On January 26, 2022, the U.S. Office of Management and Budget (OMB) published Memorandum M-22-09, “Moving the U.S. Government Toward Zero Trust Cybersecurity Principles” (the ZTA Memorandum), which requires federal agencies to take a hard look at their cybersecurity controls, and invest in and implement new measures to better protect the government’s networks, systems, and devices. The ZTA Memorandum expands upon President Biden’s Executive Order 14028, “Improving the Nation’s Cybersecurity,” which stated the president’s general goals to advance the federal government toward zero trust architecture (ZTA). The ZTA Memorandum also follows President Biden’s “Memorandum on Improving the Cybersecurity of National Security, Department of Defense, and Intelligence Community Systems,” issued on January 19, 2022, which established certain cybersecurity requirements for National Security Systems (NSS) and set forth the methods by which federal agencies could secure exceptions to these requirements when appropriate given unique mission needs. To comply with the ZTA Memorandum’s increased cybersecurity requirements, federal agencies will be required to invest in new and/or increased cybersecurity controls, policies, and procedures to move to a ZTA. For government contractors involved in IT modernization efforts for the federal government, this initiative will likely drive unique and evolving agency requirements, which will ultimately present new partnership opportunities.
The ZTA Memorandum directs federal agencies to each take concrete action to achieve specific ZTA security goals by the end of Fiscal Year (FY) 2024, including:
- Within 60 days, submitting to the OMB and the Cybersecurity and Infrastructure Security Agency (CISA) an implementation plan to describe how the agency intends to incorporate the requirements for implementing a ZTA; and
- Within 30 days, designating and identifying an individual for each agency that will serve as a zero trust strategy implementation lead.

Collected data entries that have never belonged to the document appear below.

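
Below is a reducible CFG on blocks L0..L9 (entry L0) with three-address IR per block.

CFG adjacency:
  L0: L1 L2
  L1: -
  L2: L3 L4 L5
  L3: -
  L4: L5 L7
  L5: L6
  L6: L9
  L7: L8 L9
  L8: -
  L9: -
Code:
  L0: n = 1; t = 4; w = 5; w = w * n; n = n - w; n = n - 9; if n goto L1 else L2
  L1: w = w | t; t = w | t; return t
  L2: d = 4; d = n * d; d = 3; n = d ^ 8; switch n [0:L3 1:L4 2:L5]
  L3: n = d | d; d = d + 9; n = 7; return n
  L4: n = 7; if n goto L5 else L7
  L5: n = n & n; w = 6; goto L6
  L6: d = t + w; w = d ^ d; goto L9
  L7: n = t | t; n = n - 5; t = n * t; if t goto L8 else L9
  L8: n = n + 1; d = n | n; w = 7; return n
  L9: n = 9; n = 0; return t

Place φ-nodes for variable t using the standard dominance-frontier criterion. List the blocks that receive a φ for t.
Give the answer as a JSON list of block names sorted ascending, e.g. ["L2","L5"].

idom tree: L1←L0 L2←L0 L3←L2 L4←L2 L5←L2 L6←L5 L7←L4 L8←L7 L9←L2
Join-block Dom:
  L5: preds {L2,L4}: {L0,L2} ∩ {L0,L2,L4} = {L0,L2}; idom=L2
  L9: preds {L6,L7}: {L0,L2,L5,L6} ∩ {L0,L2,L4,L7} = {L0,L2}; idom=L2

Frontier:
  join L5 pred L2: · stop@L2
  join L5 pred L4: L4 stop@L2
  join L9 pred L6: L6→L5 stop@L2
  join L9 pred L7: L7→L4 stop@L2
  L0 → ∅
  L1 → ∅
  L2 → ∅
  L3 → ∅
  L4 → {L5,L9}
  L5 → {L9}
  L6 → {L9}
  L7 → {L9}
  L8 → ∅
  L9 → ∅

φ for t: defs {L0,L1,L7}
  DF⁺ = {L9}

Answer: ["L9"]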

The cybersecurity model of “zero trust” is based on the principle of “never trust, always verify.” A network architecture based on zero trust requires all users, whether inside or outside of the network, to be authenticated, authorized, and continuously validated before being granted access to applications or data. Additionally, within this cybersecurity model, users and devices are only given permissions to access network resources necessary for the task at hand, also known as the principle of least privilege. The switch to ZTA by the government is a departure from previous policies, which accepted certain “trusted networks.”
To implement zero trust in accordance with the ZTA Memorandum, federal agencies will be required to take the following actions, among others:
- Employ centralized identity management systems
- Utilize strong multi-factor authentication (MFA) through their enterprise
- Create reliable asset inventories through participation in CISA’s Continuous Diagnostics and Mitigation (CDM) program
- Ensure their endpoint detection and response (EDR) tools meet CISA’s technical requirements and are widely deployed
- Resolve Domaine Name System (DNS) queries using encrypted DNS
- Enforce HTTPS for all web and application program interface (API) traffic in their environment
- Operate dedicated application security testing programs and utilize external firms for independent third-party evaluations
- Maintain a public vulnerability disclosure program for their internet-accessible systems
- Implement initial automation of data categorization and security responses
- Audit access to any data encrypted at rest in commercial cloud infrastructure
- Implement comprehensive logging and information-sharing capabilities
Government contractors that operate in this space should take note of these new requirements imposed on federal agencies. ZTA requirements are already being incorporated into some solicitations being published by defense and, in some instances, civilian agencies. Very recently, the Defense Information Systems Agency (DISA) issued a multimillion dollar award to start building the foundations of ZTA for the Defense Department. The contract was awarded for a $6.8 million zero trust prototype project, which the agency calls Thunderdome. The awardee has been tasked with building the first testbed implementation of a ZTA.
Without question, new partnership opportunities will emerge for innovative contractors to assist the federal government in meeting the FY 2024 deadline. Agencies’ compliance with these increased cybersecurity requirements will require additional investments in new and/or increased cybersecurity controls, policies, and procedures to move to a ZTA. Within the next 60 days, or by the end of March 2022, each of the federal agencies will present implementation plans to OMB and CISA. These implementation plans will necessarily provide details on how each agency plans to invest in the tools and resources needed to develop a ZTA and to further modernize the federal government’s cybersecurity controls to thwart current threats.
This is just one more step towards implementing President Biden’s strategy to build a defensible and coherent whole of government approach to federal cybersecurity defense. The Biden administration has made it clear that federal agencies cannot afford to wait for the next cyber breach and simply react and respond. Instead, agencies will need to take active steps to reduce the risk by implementing frameworks like ZTA, and contractors should take advantage of the opportunities that will be presented.